The strengths of this study include the use of a standardized protocol and validated measures for ERI and covariates, albeit self-report. Regarding cortisol measures, participants were given detailed instructions on how to collect samples immediately upon awakening and to record the exact times of collection. The study had an adequate response rate and statistical power. Several limitations should be kept in mind when interpreting the present findings. The study was cross-sectional and does not imply causality or direction of influence. These results should be generalized to other police agencies with care, as departments vary in size and geographic location. It is worth noting that the analytic sample (n = 176) differed from the other members of the original cohort (n = 288) with respect to rank, education, years of service, and smoking status. We have only examined the ratio between effort and reward. Additional work should be considered in terms of the reward structure in police work. Esteem, financial, gratification, and fair treatment are examples. It would be of interest to determine the types of reward that are beneficial in balancing the ERI ratio at work. For example, officers frequently report being treated unfairly in organizational disputes or disciplinary issues. They often feel a lack of procedural justice in providing resolutions to dispute and decision-making (Community Oriented Police Services Newsletter 2013). A sense of esteem and social support by the organization is another example. Support has been found to make officers more resilient to stressful incidents at work (Prati and Pietrantoni 2010).

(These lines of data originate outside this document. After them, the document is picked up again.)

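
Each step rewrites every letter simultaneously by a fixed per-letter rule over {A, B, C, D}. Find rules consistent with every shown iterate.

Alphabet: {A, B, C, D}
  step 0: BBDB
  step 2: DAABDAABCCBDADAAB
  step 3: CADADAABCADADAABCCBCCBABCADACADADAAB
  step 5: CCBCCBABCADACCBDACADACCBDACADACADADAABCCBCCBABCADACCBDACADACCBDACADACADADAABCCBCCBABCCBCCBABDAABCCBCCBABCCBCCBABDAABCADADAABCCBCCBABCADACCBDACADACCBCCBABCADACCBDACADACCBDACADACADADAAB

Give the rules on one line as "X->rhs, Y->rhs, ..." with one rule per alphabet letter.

  step 2 ⇒ step 3: DAABDAABCCBDADAAB ⇒ CA·DA·DA·AB·CA·DA·DA·AB·CCB·CCB·AB·CA·DA·CA·DA·DA·AB
    A ↦ DA
    B ↦ AB
    C ↦ CCB
    D ↦ CA

A->DA, B->AB, C->CCB, D->CA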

In conclusion, the examination of ERI and cortisol among police officers indicated that imbalance was associated with a significantly diminished magnitude of cortisol secretion among officers upon awakening. This is one indication of a dysregulated HPA axis function and possible disease states. The multivariate model was adjusted for potential confounders that did not attenuate these findings. The present results provide clues as to the possible association of ERI with biological consequences among police officers and suggests that altering certain components of the workplace that leads to ERI may result in improved health and there is a need for intervention studies in this area.

Acknowledgments

Funding: This study was funded by the National Institute for Occupational Safety and Health, Contract #200-2003-01580. The funders had no involvement in the design, data collection, analysis, interpretation, or writing the manuscript or decision to publish.

Footnotes

The findings and conclusions in this report are those of the authors and do not necessarily represent the views of the National Institute for Occupational Safety and Health.

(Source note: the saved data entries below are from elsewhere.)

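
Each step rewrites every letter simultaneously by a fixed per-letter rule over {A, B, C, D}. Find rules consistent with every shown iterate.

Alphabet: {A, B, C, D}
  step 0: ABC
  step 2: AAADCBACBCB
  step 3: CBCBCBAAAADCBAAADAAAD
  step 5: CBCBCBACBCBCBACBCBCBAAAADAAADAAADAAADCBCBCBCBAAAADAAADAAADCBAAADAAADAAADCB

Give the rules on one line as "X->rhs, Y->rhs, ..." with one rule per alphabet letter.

A->CB, B->AD, C->AA, D->A

  step 2 ⇒ step 3: AAADCBACBCB ⇒ CB·CB·CB·A·AA·AD·CB·AA·AD·AA·AD
    A ↦ CB
    B ↦ AD
    C ↦ AA
    D ↦ A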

Conflict of interest This research was conducted at The State University of New York at Buffalo, Buffalo, NY, USA, and was funded by the National Institute for Occupational Safety and Health (NIOSH), Contract no. 200-2003-01580. The findings and conclusions in this article are those of the authors and do not necessarily represent the views of the National Institute for Occupational Safety and Health. The authors report no conflicts of interest. The authors alone are responsible for the content and writing of the paper.

Ethical approval All procedures performed in this study involving human participants were in accordance with the ethical standards of the University at Buffalo, State University of New York Internal Review Board, and duly approved by the review board.

Informed consent Informed consent was obtained from all participants included in the study.